Thursday, May 8, 2014

A letter to the 46 year old me.

Dated: 05/08/2014


Dear you,

I am overwhelmed by completion of my degree today. I took my last practical for my Masters degree at Panjab University yesterday, which btw I might have aced too. By my standards, I have actually worked for school over the past year. I have actually studied for the viva I just took. It says a lot about who I have become.

I want you to know that at this time I am glowing with pleasure from almost all facets of my life. I have a gorgeous woman in my life who is so smart and so well put in spirit and on face. I have the best family in the world. They mean the world to me. I have a brother who needs a little support, he is going through a rough phase; but I know he will be fine till he keeps going on, keeps doing what he needs to. The house seems to be a huge problem right now, but I know that would be cleared out as well. It has to.

I am hoping you are a satisfied man, I am hoping life has treated you with a lot of greatness, a lot of realism, and most of all you are the man you always (on a superficial level) knew you wanted to be. It does not matter if your face is not plastered all over walls and on billboards, or your company has a advertising department for big hoardings and such. It doesn't matter if you made a lot of money or not, or if you have an expensive car, butlers and a personal handy man. It matters though you have a zeal for life and your as youthful as you were when you were 16. I hope you have Babbu in your life, it doesn't matter as who. I hope your parents are well and happy, and they are finally doing things the way most people their age and with their wisdom do.

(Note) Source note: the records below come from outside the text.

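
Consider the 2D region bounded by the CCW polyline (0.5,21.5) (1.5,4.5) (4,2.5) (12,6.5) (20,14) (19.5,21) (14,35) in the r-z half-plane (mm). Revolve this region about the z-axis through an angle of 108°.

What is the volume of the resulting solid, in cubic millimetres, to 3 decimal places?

Profile (r,z), 7 vertices: (0.5,21.5) (1.5,4.5) (4,2.5) (12,6.5) (20,14) (19.5,21) (14,35)
edge 0: (0.5,21.5)→(1.5,4.5)  cross = 0.5·4.5 − 1.5·21.5 = -30.0000; (r_i+r_j)·cross = 2·-30.0000 = -60.0000
edge 1: (1.5,4.5)→(4,2.5)  cross = 1.5·2.5 − 4·4.5 = -14.2500; (r_i+r_j)·cross = 5.5·-14.2500 = -78.3750
edge 2: (4,2.5)→(12,6.5)  cross = 4·6.5 − 12·2.5 = -4.0000; (r_i+r_j)·cross = 16·-4.0000 = -64.0000
edge 3: (12,6.5)→(20,14)  cross = 12·14 − 20·6.5 = 38.0000; (r_i+r_j)·cross = 32·38.0000 = 1216.0000
edge 4: (20,14)→(19.5,21)  cross = 20·21 − 19.5·14 = 147.0000; (r_i+r_j)·cross = 39.5·147.0000 = 5806.5000
edge 5: (19.5,21)→(14,35)  cross = 19.5·35 − 14·21 = 388.5000; (r_i+r_j)·cross = 33.5·388.5000 = 13014.7500
edge 6: (14,35)→(0.5,21.5)  cross = 14·21.5 − 0.5·35 = 283.5000; (r_i+r_j)·cross = 14.5·283.5000 = 4110.7500
Σcross = 808.7500 → A = |Σcross|/2 = 404.3750 mm²
Σ(r_i+r_j)·cross = 23945.6250 → first moment M = |Σ|/6 = 3990.9375
R_c = M/A = 3990.9375/404.3750 = 9.8694 mm
θ = 108° = 1.884956 rad
V = θ·R_c·A = 1.884956·9.8694·404.3750 = 7522.740 mm³

Volume = 7522.740 mm³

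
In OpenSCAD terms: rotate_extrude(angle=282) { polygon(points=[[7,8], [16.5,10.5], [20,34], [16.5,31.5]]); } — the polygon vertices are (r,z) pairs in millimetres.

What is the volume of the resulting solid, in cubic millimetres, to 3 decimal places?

Profile (r,z), 4 vertices: (7,8) (16.5,10.5) (20,34) (16.5,31.5)
edge 0: (7,8)→(16.5,10.5)  cross = 7·10.5 − 16.5·8 = -58.5000; (r_i+r_j)·cross = 23.5·-58.5000 = -1374.7500
edge 1: (16.5,10.5)→(20,34)  cross = 16.5·34 − 20·10.5 = 351.0000; (r_i+r_j)·cross = 36.5·351.0000 = 12811.5000
edge 2: (20,34)→(16.5,31.5)  cross = 20·31.5 − 16.5·34 = 69.0000; (r_i+r_j)·cross = 36.5·69.0000 = 2518.5000
edge 3: (16.5,31.5)→(7,8)  cross = 16.5·8 − 7·31.5 = -88.5000; (r_i+r_j)·cross = 23.5·-88.5000 = -2079.7500
Σcross = 273.0000 → A = |Σcross|/2 = 136.5000 mm²
Σ(r_i+r_j)·cross = 11875.5000 → first moment M = |Σ|/6 = 1979.2500
R_c = M/A = 1979.2500/136.5000 = 14.5000 mm
θ = 282° = 4.921828 rad
V = θ·R_c·A = 4.921828·14.5000·136.5000 = 9741.529 mm³

Volume = 9741.529 mm³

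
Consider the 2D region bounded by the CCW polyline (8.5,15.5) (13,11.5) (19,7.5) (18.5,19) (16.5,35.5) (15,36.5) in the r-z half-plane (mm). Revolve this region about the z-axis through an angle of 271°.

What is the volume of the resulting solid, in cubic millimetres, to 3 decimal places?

Volume = 11521.502 mm³

Profile (r,z), 6 vertices: (8.5,15.5) (13,11.5) (19,7.5) (18.5,19) (16.5,35.5) (15,36.5)
edge 0: (8.5,15.5)→(13,11.5)  cross = 8.5·11.5 − 13·15.5 = -103.7500; (r_i+r_j)·cross = 21.5·-103.7500 = -2230.6250
edge 1: (13,11.5)→(19,7.5)  cross = 13·7.5 − 19·11.5 = -121.0000; (r_i+r_j)·cross = 32·-121.0000 = -3872.0000
edge 2: (19,7.5)→(18.5,19)  cross = 19·19 − 18.5·7.5 = 222.2500; (r_i+r_j)·cross = 37.5·222.2500 = 8334.3750
edge 3: (18.5,19)→(16.5,35.5)  cross = 18.5·35.5 − 16.5·19 = 343.2500; (r_i+r_j)·cross = 35·343.2500 = 12013.7500
edge 4: (16.5,35.5)→(15,36.5)  cross = 16.5·36.5 − 15·35.5 = 69.7500; (r_i+r_j)·cross = 31.5·69.7500 = 2197.1250
edge 5: (15,36.5)→(8.5,15.5)  cross = 15·15.5 − 8.5·36.5 = -77.7500; (r_i+r_j)·cross = 23.5·-77.7500 = -1827.1250
Σcross = 332.7500 → A = |Σcross|/2 = 166.3750 mm²
Σ(r_i+r_j)·cross = 14615.5000 → first moment M = |Σ|/6 = 2435.9167
R_c = M/A = 2435.9167/166.3750 = 14.6411 mm
θ = 271° = 4.729842 rad
V = θ·R_c·A = 4.729842·14.6411·166.3750 = 11521.502 mm³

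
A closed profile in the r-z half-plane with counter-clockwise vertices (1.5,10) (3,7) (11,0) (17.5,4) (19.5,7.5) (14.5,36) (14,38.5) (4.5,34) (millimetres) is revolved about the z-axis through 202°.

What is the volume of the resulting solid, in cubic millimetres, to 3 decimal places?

Volume = 17240.013 mm³

Profile (r,z), 8 vertices: (1.5,10) (3,7) (11,0) (17.5,4) (19.5,7.5) (14.5,36) (14,38.5) (4.5,34)
edge 0: (1.5,10)→(3,7)  cross = 1.5·7 − 3·10 = -19.5000; (r_i+r_j)·cross = 4.5·-19.5000 = -87.7500
edge 1: (3,7)→(11,0)  cross = 3·0 − 11·7 = -77.0000; (r_i+r_j)·cross = 14·-77.0000 = -1078.0000
edge 2: (11,0)→(17.5,4)  cross = 11·4 − 17.5·0 = 44.0000; (r_i+r_j)·cross = 28.5·44.0000 = 1254.0000
edge 3: (17.5,4)→(19.5,7.5)  cross = 17.5·7.5 − 19.5·4 = 53.2500; (r_i+r_j)·cross = 37·53.2500 = 1970.2500
edge 4: (19.5,7.5)→(14.5,36)  cross = 19.5·36 − 14.5·7.5 = 593.2500; (r_i+r_j)·cross = 34·593.2500 = 20170.5000
edge 5: (14.5,36)→(14,38.5)  cross = 14.5·38.5 − 14·36 = 54.2500; (r_i+r_j)·cross = 28.5·54.2500 = 1546.1250
edge 6: (14,38.5)→(4.5,34)  cross = 14·34 − 4.5·38.5 = 302.7500; (r_i+r_j)·cross = 18.5·302.7500 = 5600.8750
edge 7: (4.5,34)→(1.5,10)  cross = 4.5·10 − 1.5·34 = -6.0000; (r_i+r_j)·cross = 6·-6.0000 = -36.0000
Σcross = 945.0000 → A = |Σcross|/2 = 472.5000 mm²
Σ(r_i+r_j)·cross = 29340.0000 → first moment M = |Σ|/6 = 4890.0000
R_c = M/A = 4890.0000/472.5000 = 10.3492 mm
θ = 202° = 3.525565 rad
V = θ·R_c·A = 3.525565·10.3492·472.5000 = 17240.013 mm³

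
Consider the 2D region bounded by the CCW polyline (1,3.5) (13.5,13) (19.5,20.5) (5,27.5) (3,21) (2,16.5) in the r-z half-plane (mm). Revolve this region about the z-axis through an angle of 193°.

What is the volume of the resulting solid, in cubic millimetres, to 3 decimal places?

Volume = 6224.119 mm³

Profile (r,z), 6 vertices: (1,3.5) (13.5,13) (19.5,20.5) (5,27.5) (3,21) (2,16.5)
edge 0: (1,3.5)→(13.5,13)  cross = 1·13 − 13.5·3.5 = -34.2500; (r_i+r_j)·cross = 14.5·-34.2500 = -496.6250
edge 1: (13.5,13)→(19.5,20.5)  cross = 13.5·20.5 − 19.5·13 = 23.2500; (r_i+r_j)·cross = 33·23.2500 = 767.2500
edge 2: (19.5,20.5)→(5,27.5)  cross = 19.5·27.5 − 5·20.5 = 433.7500; (r_i+r_j)·cross = 24.5·433.7500 = 10626.8750
edge 3: (5,27.5)→(3,21)  cross = 5·21 − 3·27.5 = 22.5000; (r_i+r_j)·cross = 8·22.5000 = 180.0000
edge 4: (3,21)→(2,16.5)  cross = 3·16.5 − 2·21 = 7.5000; (r_i+r_j)·cross = 5·7.5000 = 37.5000
edge 5: (2,16.5)→(1,3.5)  cross = 2·3.5 − 1·16.5 = -9.5000; (r_i+r_j)·cross = 3·-9.5000 = -28.5000
Σcross = 443.2500 → A = |Σcross|/2 = 221.6250 mm²
Σ(r_i+r_j)·cross = 11086.5000 → first moment M = |Σ|/6 = 1847.7500
R_c = M/A = 1847.7500/221.6250 = 8.3373 mm
θ = 193° = 3.368485 rad
V = θ·R_c·A = 3.368485·8.3373·221.6250 = 6224.119 mm³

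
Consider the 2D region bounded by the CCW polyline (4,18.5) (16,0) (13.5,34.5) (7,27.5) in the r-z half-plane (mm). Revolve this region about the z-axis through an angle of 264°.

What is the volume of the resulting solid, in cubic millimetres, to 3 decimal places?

Profile (r,z), 4 vertices: (4,18.5) (16,0) (13.5,34.5) (7,27.5)
edge 0: (4,18.5)→(16,0)  cross = 4·0 − 16·18.5 = -296.0000; (r_i+r_j)·cross = 20·-296.0000 = -5920.0000
edge 1: (16,0)→(13.5,34.5)  cross = 16·34.5 − 13.5·0 = 552.0000; (r_i+r_j)·cross = 29.5·552.0000 = 16284.0000
edge 2: (13.5,34.5)→(7,27.5)  cross = 13.5·27.5 − 7·34.5 = 129.7500; (r_i+r_j)·cross = 20.5·129.7500 = 2659.8750
edge 3: (7,27.5)→(4,18.5)  cross = 7·18.5 − 4·27.5 = 19.5000; (r_i+r_j)·cross = 11·19.5000 = 214.5000
Σcross = 405.2500 → A = |Σcross|/2 = 202.6250 mm²
Σ(r_i+r_j)·cross = 13238.3750 → first moment M = |Σ|/6 = 2206.3958
R_c = M/A = 2206.3958/202.6250 = 10.8891 mm
θ = 264° = 4.607669 rad
V = θ·R_c·A = 4.607669·10.8891·202.6250 = 10166.342 mm³

Volume = 10166.342 mm³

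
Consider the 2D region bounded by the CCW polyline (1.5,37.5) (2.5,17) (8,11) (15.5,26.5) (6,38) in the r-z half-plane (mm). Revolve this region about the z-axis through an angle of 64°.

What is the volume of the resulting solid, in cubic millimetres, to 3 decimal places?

Profile (r,z), 5 vertices: (1.5,37.5) (2.5,17) (8,11) (15.5,26.5) (6,38)
edge 0: (1.5,37.5)→(2.5,17)  cross = 1.5·17 − 2.5·37.5 = -68.2500; (r_i+r_j)·cross = 4·-68.2500 = -273.0000
edge 1: (2.5,17)→(8,11)  cross = 2.5·11 − 8·17 = -108.5000; (r_i+r_j)·cross = 10.5·-108.5000 = -1139.2500
edge 2: (8,11)→(15.5,26.5)  cross = 8·26.5 − 15.5·11 = 41.5000; (r_i+r_j)·cross = 23.5·41.5000 = 975.2500
edge 3: (15.5,26.5)→(6,38)  cross = 15.5·38 − 6·26.5 = 430.0000; (r_i+r_j)·cross = 21.5·430.0000 = 9245.0000
edge 4: (6,38)→(1.5,37.5)  cross = 6·37.5 − 1.5·38 = 168.0000; (r_i+r_j)·cross = 7.5·168.0000 = 1260.0000
Σcross = 462.7500 → A = |Σcross|/2 = 231.3750 mm²
Σ(r_i+r_j)·cross = 10068.0000 → first moment M = |Σ|/6 = 1678.0000
R_c = M/A = 1678.0000/231.3750 = 7.2523 mm
θ = 64° = 1.117011 rad
V = θ·R_c·A = 1.117011·7.2523·231.3750 = 1874.344 mm³

Volume = 1874.344 mm³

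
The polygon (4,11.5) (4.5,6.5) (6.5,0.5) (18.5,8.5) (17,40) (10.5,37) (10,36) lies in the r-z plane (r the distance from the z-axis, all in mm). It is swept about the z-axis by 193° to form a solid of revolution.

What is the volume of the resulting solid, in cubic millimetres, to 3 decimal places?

Volume = 15235.028 mm³

Profile (r,z), 7 vertices: (4,11.5) (4.5,6.5) (6.5,0.5) (18.5,8.5) (17,40) (10.5,37) (10,36)
edge 0: (4,11.5)→(4.5,6.5)  cross = 4·6.5 − 4.5·11.5 = -25.7500; (r_i+r_j)·cross = 8.5·-25.7500 = -218.8750
edge 1: (4.5,6.5)→(6.5,0.5)  cross = 4.5·0.5 − 6.5·6.5 = -40.0000; (r_i+r_j)·cross = 11·-40.0000 = -440.0000
edge 2: (6.5,0.5)→(18.5,8.5)  cross = 6.5·8.5 − 18.5·0.5 = 46.0000; (r_i+r_j)·cross = 25·46.0000 = 1150.0000
edge 3: (18.5,8.5)→(17,40)  cross = 18.5·40 − 17·8.5 = 595.5000; (r_i+r_j)·cross = 35.5·595.5000 = 21140.2500
edge 4: (17,40)→(10.5,37)  cross = 17·37 − 10.5·40 = 209.0000; (r_i+r_j)·cross = 27.5·209.0000 = 5747.5000
edge 5: (10.5,37)→(10,36)  cross = 10.5·36 − 10·37 = 8.0000; (r_i+r_j)·cross = 20.5·8.0000 = 164.0000
edge 6: (10,36)→(4,11.5)  cross = 10·11.5 − 4·36 = -29.0000; (r_i+r_j)·cross = 14·-29.0000 = -406.0000
Σcross = 763.7500 → A = |Σcross|/2 = 381.8750 mm²
Σ(r_i+r_j)·cross = 27136.8750 → first moment M = |Σ|/6 = 4522.8125
R_c = M/A = 4522.8125/381.8750 = 11.8437 mm
θ = 193° = 3.368485 rad
V = θ·R_c·A = 3.368485·11.8437·381.8750 = 15235.028 mm³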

I would like you to remember a few specific experiences/things from your past, from the last one year. I have divided them below into positive and negative experiences.


Positives:


  1. I passed everything on my 2nd and 3rd semester. Its been so long since I have faltered at school.I would like to keep at it for a lot lot longer.
  2. My parents have been relative healthy.
  3. Hitesh is a great friend. We recently went out for 'London Thumka' (Queen) movie. I think I might have seen Bani at the theaters.
  4. I received one of the best birthday greetings from Prabhneek (not really...he was very reluctant: TIRED PRABHU), Preet and Babbu. It was so cute.
  5. Shweta has finally come to terms with her and me.
  6. Shwetas career is on an upswing (*fingers crossed*). I hope she keeps on doing great. She just got a job offer from the creators of Simply Hired. There is nothing greater than recognition for good work. Considering how hard she works, she deserves the world.
  7. I get a lot of attention these days for how I look. It is a bitter sweet feeling, since I am so averse to attention, and how inappropriately people in India stare. As long as its women its okay (actually great!!), but it is disturbing witnessing men gawking at you.
  8. I might be ready going back. *Fingers crossed again*



Negatives:


  1. I might be getting a little too superstitious, case in point the two finger crosses above.
  2. We had a fight with our neighbors about something stupid. I hate having to be a part of it. I hate it more than anything.
  3. I really don't like that I don't get to travel and experience things as much as I want to, or at all.
  4. I am having a lot of problems dealing with not knowing what I want to do at this age. I think of Data Science, Analytics, Statistics some days, Environmental Engineering on others, recently I have made myself believe that I might be best at HR or recruitment. I dont know if I am fit for much else. Of course that might change if I get an MBA soon. But that is then.



At this point my goals are:

  • To get back to Babbu.
  • To finish off another masters degree that helps me build a career, something I can respect.
  • To help my parents out of this shit they've gotten themselves in it. I can't assume I am not in it too.


This is all for now. I hope you're in great health and take time off to do the things that pleasure you the most.